O IV Encontro de Atingidos por Barragens e a transição energética
No IV Encontro Internacional foram discutidas a natureza da crise climática e propostas concretas para uma transição energética justa, popular e soberana
Entre as atividades que se desenvolvem paralelamente à COP30 e na preparação da Cúpula dos Povos, uma das mais relevantes foi a realização do IV Encontro Internacional de Comunidades Atingidas por Barragens e Crise Climática. Os encontros anteriores se realizaram no Brasil (Curitiba, 1997), Tailândia (2003) e México (2010). Este IV Encontro, organizado pelo Movimento de Atingidos por Barragens (MAB, Brasil) e pelo Movimiento de Afectados por Represas (MAR, latino-americano), antecedido por encontros nos 5 continentes, receberá cerca de 300 representantes de organizações que lutam, em 42 países contra as violações dos direitos de populações atingidas pela construção e operação de barragens hidrelétricas e para irrigação, mas também pelos que têm sido duramente afetados pela mineração e trágicos desastres, como os que atingiram Mariana (5/11/2015) e Brumadinho (25/01/2019).
Embora a expressão “atingido” tenha alcançado grande repercussão com os desastres da mineração em Mariana e Brumadinho, na verdade os atingidos lutam desde a segunda metade da década de 1980, quando a Comissão Regional dos Atingidos por Barragens da Bacia do Alto Uruguai (CRAB) fez o primeiro acordo sobre reparações aos deslocados compulsoriamente pelas barragens de Itá e Machadinho, da empresa Eletrosul, então estatal. O MAB constitui hoje um dos mais importantes movimentos populares brasileiros, presente em 20 estados. Na Amazônia, sua presença é marcante, e serão 1.000 os atingidos da região que representarão o movimento nacional na Cúpula dos Povos.

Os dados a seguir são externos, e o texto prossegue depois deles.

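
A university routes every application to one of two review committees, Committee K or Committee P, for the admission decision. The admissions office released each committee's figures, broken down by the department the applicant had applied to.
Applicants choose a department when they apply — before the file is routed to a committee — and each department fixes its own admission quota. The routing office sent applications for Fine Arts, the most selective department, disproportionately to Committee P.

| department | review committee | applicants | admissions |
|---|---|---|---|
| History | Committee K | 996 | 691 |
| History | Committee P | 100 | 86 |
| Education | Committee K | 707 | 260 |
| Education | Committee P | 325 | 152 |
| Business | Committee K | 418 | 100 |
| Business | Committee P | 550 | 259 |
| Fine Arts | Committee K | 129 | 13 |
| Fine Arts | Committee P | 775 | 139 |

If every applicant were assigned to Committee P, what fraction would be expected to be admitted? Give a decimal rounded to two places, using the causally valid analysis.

The department-specific comparison favours Committee P throughout, but the pooled figures favour Committee K. The question is whether to condition on department.
The imbalance in department arose from how applicants were allocated, not from anything the review committee did; and department independently affects the outcome. The pooled gap is confounded — condition on department.
Standardising Committee P to the population department mix: 0.274·86/100 + 0.258·152/325 + 0.242·259/550 + 0.226·139/775 = 0.511.

0.51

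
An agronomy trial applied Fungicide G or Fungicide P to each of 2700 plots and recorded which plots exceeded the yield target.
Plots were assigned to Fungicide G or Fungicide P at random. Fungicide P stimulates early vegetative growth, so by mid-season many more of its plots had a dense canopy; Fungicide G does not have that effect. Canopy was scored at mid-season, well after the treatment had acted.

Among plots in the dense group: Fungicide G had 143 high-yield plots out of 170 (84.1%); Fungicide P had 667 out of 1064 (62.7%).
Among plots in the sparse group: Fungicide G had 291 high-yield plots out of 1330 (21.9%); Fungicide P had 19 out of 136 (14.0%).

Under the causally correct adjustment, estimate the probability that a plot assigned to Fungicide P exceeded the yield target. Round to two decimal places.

0.57

Mid-season canopy lies on the pathway fungicide → mid-season canopy → outcome, so adjusting for it blocks the indirect effect. For the total causal effect of fungicide, use the unadjusted pooled rates.
So P(outcome | do(Fungicide P)) is just the pooled rate for Fungicide P: 686/1200 = 0.572.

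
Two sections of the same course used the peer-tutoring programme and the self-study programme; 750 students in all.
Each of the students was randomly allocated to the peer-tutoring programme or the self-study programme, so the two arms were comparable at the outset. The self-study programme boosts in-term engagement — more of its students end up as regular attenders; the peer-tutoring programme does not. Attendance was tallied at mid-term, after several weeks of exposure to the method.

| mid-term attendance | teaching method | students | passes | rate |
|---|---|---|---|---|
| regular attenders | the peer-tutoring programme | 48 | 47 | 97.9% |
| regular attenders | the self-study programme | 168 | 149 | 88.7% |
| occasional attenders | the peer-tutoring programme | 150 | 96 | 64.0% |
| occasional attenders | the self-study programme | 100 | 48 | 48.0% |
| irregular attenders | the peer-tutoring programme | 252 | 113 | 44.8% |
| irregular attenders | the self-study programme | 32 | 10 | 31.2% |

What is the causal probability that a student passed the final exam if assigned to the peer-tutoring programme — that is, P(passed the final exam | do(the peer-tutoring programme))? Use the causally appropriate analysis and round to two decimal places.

0.57

the peer-tutoring programme is higher inside every mid-term attendance stratum but the self-study programme is higher in aggregate. Whether to stratify depends on how mid-term attendance relates to the teaching method.
Mid-term attendance here is a post-treatment variable shaped by the teaching method; conditioning on it would introduce bias rather than remove it. The overall comparison is the causal one.
So P(outcome | do(the peer-tutoring programme)) is just the pooled rate for the peer-tutoring programme: 256/450 = 0.569.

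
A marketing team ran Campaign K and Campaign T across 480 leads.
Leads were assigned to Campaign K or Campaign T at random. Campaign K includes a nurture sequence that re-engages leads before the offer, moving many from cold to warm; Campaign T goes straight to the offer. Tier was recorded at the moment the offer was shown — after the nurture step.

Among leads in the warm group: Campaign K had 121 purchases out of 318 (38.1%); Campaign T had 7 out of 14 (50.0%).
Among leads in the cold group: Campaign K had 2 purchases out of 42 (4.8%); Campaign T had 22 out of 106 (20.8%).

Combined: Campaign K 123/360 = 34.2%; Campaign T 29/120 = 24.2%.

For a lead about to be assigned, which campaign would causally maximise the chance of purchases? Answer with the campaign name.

Campaign K

Engagement tier here is a post-treatment variable shaped by the campaign; conditioning on it would introduce bias rather than remove it. The overall comparison is the causal one.
Pooled: Campaign K 34.2% vs Campaign T 24.2%; Campaign K is higher overall.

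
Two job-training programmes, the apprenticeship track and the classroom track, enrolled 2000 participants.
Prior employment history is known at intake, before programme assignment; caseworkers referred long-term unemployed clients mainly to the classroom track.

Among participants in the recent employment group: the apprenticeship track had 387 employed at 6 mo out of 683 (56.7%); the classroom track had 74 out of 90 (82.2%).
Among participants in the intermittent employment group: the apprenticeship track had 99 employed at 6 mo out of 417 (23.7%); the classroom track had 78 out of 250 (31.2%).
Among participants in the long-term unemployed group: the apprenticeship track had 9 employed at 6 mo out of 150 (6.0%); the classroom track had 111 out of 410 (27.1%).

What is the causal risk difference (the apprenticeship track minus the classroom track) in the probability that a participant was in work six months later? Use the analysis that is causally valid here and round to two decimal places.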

Se o MAB se destacou desde sua fundação, em 1991, como firme defensor dos direitos e porta-voz das populações atingidas pela construção e operação de barragens e, mais recentemente, das vítimas dos desastres da mineração, ele tem também acumulado uma rica e valiosa reflexão sobre a crise climática e, em particular, sobre os desafios de promover uma transição energética popular, justa e soberana, que escape às armadilhas e falsas opções daqueles para quem a crise e a transição constituem novas oportunidades de negócios.

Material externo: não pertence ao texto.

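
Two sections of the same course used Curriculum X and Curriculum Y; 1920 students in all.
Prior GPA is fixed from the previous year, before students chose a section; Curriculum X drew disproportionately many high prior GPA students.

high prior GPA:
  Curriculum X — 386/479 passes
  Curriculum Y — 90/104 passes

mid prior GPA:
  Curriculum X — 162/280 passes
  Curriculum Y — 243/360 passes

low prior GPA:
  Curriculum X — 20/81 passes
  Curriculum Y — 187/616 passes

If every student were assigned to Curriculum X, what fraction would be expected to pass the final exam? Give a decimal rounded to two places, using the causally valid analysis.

0.53

Curriculum Y is higher inside every prior GPA band stratum but Curriculum X is higher in aggregate. Whether to stratify depends on how prior GPA band relates to the teaching method.
Since prior GPA band is a pre-existing factor (not a product of the teaching method) and it affects the outcome on its own, it is a confounder. The stratified rates, not the pooled rate, identify the causal effect.
Standardising Curriculum X to the population prior GPA band mix: 0.304·386/479 + 0.333·162/280 + 0.363·20/81 = 0.527.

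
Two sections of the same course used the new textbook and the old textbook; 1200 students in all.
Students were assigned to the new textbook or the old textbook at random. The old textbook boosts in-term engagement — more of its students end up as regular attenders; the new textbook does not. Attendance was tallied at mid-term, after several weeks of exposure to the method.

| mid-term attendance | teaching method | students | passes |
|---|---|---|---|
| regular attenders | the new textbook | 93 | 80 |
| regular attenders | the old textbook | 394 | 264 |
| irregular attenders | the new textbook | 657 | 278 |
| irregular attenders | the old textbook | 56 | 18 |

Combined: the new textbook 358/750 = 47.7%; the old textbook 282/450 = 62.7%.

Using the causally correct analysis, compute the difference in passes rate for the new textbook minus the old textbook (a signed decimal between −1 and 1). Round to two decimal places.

-0.15

Mid-term attendance is downstream of the teaching method. One should not condition on a consequence of treatment, so the overall rates are the right comparison.
The causal difference is the pooled difference: 0.477 − 0.627 = -0.149.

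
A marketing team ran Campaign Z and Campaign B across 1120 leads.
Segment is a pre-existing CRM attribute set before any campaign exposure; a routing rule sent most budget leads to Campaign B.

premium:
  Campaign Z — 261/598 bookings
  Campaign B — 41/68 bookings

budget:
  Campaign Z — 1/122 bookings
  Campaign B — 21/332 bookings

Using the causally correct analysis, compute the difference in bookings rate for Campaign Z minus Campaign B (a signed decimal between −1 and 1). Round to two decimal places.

The stratified and pooled comparisons disagree (Campaign B wins within each customer segment; Campaign Z wins overall), so the answer turns on the causal role of customer segment.
Here customer segment is a common cause — it drives both which campaign a case falls under and the outcome. The crude comparison mixes populations; the stratum-specific rates are the causally relevant ones.
Adjusting over the population distribution of customer segment: 0.595·(0.436−0.603) + 0.405·(0.008−0.063) = -0.121.

-0.12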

No IV Encontro Internacional foram discutidas a natureza da crise climática, como também propostas concretas para uma transição energética justa, popular e soberana. As análises lançam luz sobre lógica destrutiva do capitalismo, regime econômico e social que submete a sociedade e a natureza à lógica do mercado e do lucro das grandes corporações. Também se denuncia a notória ineficácia de falsas soluções, sejam aquelas que apostam na expansão da lógica mercantil, como os mercados de direitos de poluir, sejam aquelas que viriam de fontes alternativas, que embora menos destrutivas que os combustíveis fósseis, apenas reproduzem e reforçam uma economia e uma sociedade energívoras e consumista. Não se trata, pois, de ampliar a oferta de energia, com novas fontes, nem sempre tão limpas quanto anunciado. Estudos do Greenpeace já mostraram que a economia de energia é a mais limpa e barata fonte alternativa: políticas e ações decisivas poderiam reduzir o consumo de energia em até 30% no Brasil.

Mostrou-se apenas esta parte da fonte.